NOTA DO AUTOR
Olá, caros leitores. Antes de mais, agradeço aos corajosos que abriram esta segunda parte da coletânea de entrevistas, depois do que possivelmente terá sido uma leitura tanto quanto entediante da primeira entrevista. Gostava de acreditar que não, pois se há coisa que aprendi com este projeto, foi que nunca é demais ouvir o produto da experiência de vida de quem já a ganhou, especialmente de quem está a trabalhar na área em que imaginamos. Como tal, espero que partilhem do mesmo entusiasmo. A próxima convidada foi a Sofia Barata, Head of Corporate Services na Vieira d’Almeida e Associados.
ENTREVISTA
FJ: Olá Sofia. Antes de mais, queria agradecer-lhe por ter aceitado o meu convite. Por favor, apresente-se aos nossos leitores.
Sofia Barata (SB): Olá Francisco. O meu nome é Sofia Barata, sou advogada, Head of Practice dos Corporate Services da VdA e responsável pela implementação do projeto de IA aplicado à revisão de documentação e pela automação de contratos.

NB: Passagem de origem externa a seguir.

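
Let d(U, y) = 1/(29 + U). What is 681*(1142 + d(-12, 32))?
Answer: 13221615/17 ≈ 7.7774e+5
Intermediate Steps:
681*(1142 + d(-12, 32)) = 681*(1142 + 1/(29 - 12)) = 681*(1142 + 1/17) = 681*(19415/17) = 13221615/17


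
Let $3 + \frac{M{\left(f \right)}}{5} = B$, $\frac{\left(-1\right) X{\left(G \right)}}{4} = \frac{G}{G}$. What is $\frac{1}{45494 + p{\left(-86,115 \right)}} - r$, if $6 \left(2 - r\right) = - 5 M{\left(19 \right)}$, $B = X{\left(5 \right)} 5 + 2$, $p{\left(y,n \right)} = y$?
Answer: $\frac{3882385}{45408} \approx 85.5$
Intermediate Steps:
$X{\left(G \right)} = -4$ ($X{\left(G \right)} = - 4 \frac{G}{G} = \left(-4\right) 1 = -4$)
$B = -18$ ($B = \left(-4\right) 5 + 2 = -20 + 2 = -18$)
$M{\left(f \right)} = -105$ ($M{\left(f \right)} = -15 + 5 \left(-18\right) = -15 - 90 = -105$)
$r = - \frac{171}{2}$ ($r = 2 - \frac{\left(-5\right) \left(-105\right)}{6} = 2 - \frac{175}{2} = - \frac{171}{2} \approx -85.5$)
$\frac{1}{45494 + p{\left(-86,115 \right)}} - r = \frac{1}{45494 - 86} - - \frac{171}{2} = \frac{1}{45408} + \frac{171}{2} = \frac{3882385}{45408}$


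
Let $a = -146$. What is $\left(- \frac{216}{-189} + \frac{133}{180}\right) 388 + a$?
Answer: $\frac{183997}{315} \approx 584.12$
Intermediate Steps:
$\left(- \frac{216}{-189} + \frac{133}{180}\right) 388 + a = \left(- \frac{216}{-189} + \frac{133}{180}\right) 388 - 146 = \left(\left(-216\right) \left(- \frac{1}{189}\right) + 133 \cdot \frac{1}{180}\right) 388 - 146 = \left(\frac{8}{7} + \frac{133}{180}\right) 388 - 146 = \frac{2371}{1260} \cdot 388 - 146 = \frac{229987}{315} - 146 = \frac{183997}{315}$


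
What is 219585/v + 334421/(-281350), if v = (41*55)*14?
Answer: 2561128439/444110975 ≈ 5.7669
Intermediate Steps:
v = 31570 (v = 2255*14 = 31570)
219585/v + 334421/(-281350) = 219585/31570 + 334421/(-281350) = 219585*(1/31570) + 334421*(-1/281350) = 43917/6314 - 334421/281350 = 2561128439/444110975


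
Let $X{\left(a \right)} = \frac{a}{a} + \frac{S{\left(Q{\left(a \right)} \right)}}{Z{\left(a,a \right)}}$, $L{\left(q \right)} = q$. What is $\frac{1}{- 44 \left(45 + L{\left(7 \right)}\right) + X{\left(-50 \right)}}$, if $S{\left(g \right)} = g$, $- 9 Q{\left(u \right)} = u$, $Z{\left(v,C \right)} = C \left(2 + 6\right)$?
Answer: $- \frac{72}{164665} \approx -0.00043725$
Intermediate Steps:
$Z{\left(v,C \right)} = 8 C$ ($Z{\left(v,C \right)} = C 8 = 8 C$)
$Q{\left(u \right)} = - \frac{u}{9}$
$X{\left(a \right)} = \frac{71}{72}$ ($X{\left(a \right)} = \frac{a}{a} + \frac{\left(- \frac{1}{9}\right) a}{8 a} = 1 + - \frac{a}{9} \frac{1}{8 a} = 1 - \frac{1}{72} = \frac{71}{72}$)
$\frac{1}{- 44 \left(45 + L{\left(7 \right)}\right) + X{\left(-50 \right)}} = \frac{1}{- 44 \left(45 + 7\right) + \frac{71}{72}} = \frac{1}{\left(-44\right) 52 + \frac{71}{72}} = \frac{1}{-2288 + \frac{71}{72}} = \frac{1}{- \frac{164665}{72}} = - \frac{72}{164665}$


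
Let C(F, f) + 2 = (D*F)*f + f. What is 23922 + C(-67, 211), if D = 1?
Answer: 9994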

FJ: Sofia, tirou a licenciatura na Faculdade de Direito da Universidade de Lisboa. O que nos pode dizer da sua experiência enquanto estudante? Alguma disciplina que a marcou?
SB: Tirei o curso no início dos anos 90 numa Faculdade de Direito com Professores extraordinários com quem aprendi muitíssimo. Destaco o Marcelo Rebelo de Sousa, o Freitas do Amaral, Menezes Cordeiro e outros também muito importantes, mas de que não gostava tanto, como o Jorge Miranda, que dava Direito Constitucional, uma das disciplinas mais importantes do curso. A minha experiência foi muito enriquecedora, foram anos muito importantes no meu crescimento que me definiram de forma muito marcante. Foram os anos em que acho que me tornei naquilo que sou. O mais importante foi aprender a pensar e a resolver problemas. A perceber que temos de ser nós a encontrar as ferramentas e a melhor forma de encontrar respostas. E claro, foram anos muito divertidos, em que se tem a vida toda pela frente. Foi na FDUL que fiz amigos para a vida e de quem sou muito próxima. Da minha experiência enquanto estudante de Direito destaco um processo evolutivo, tive várias ideias ao longo dos 5 anos, pensei em várias hipóteses de carreira e depois foi tudo acontecendo de forma um pouco diferente e com imensas oportunidades que foram surgindo. Destaco Teoria Geral do Direito Civil e Obrigações – para mim que gosto de direito civil, direito privado – e, claro, penal e processo penal.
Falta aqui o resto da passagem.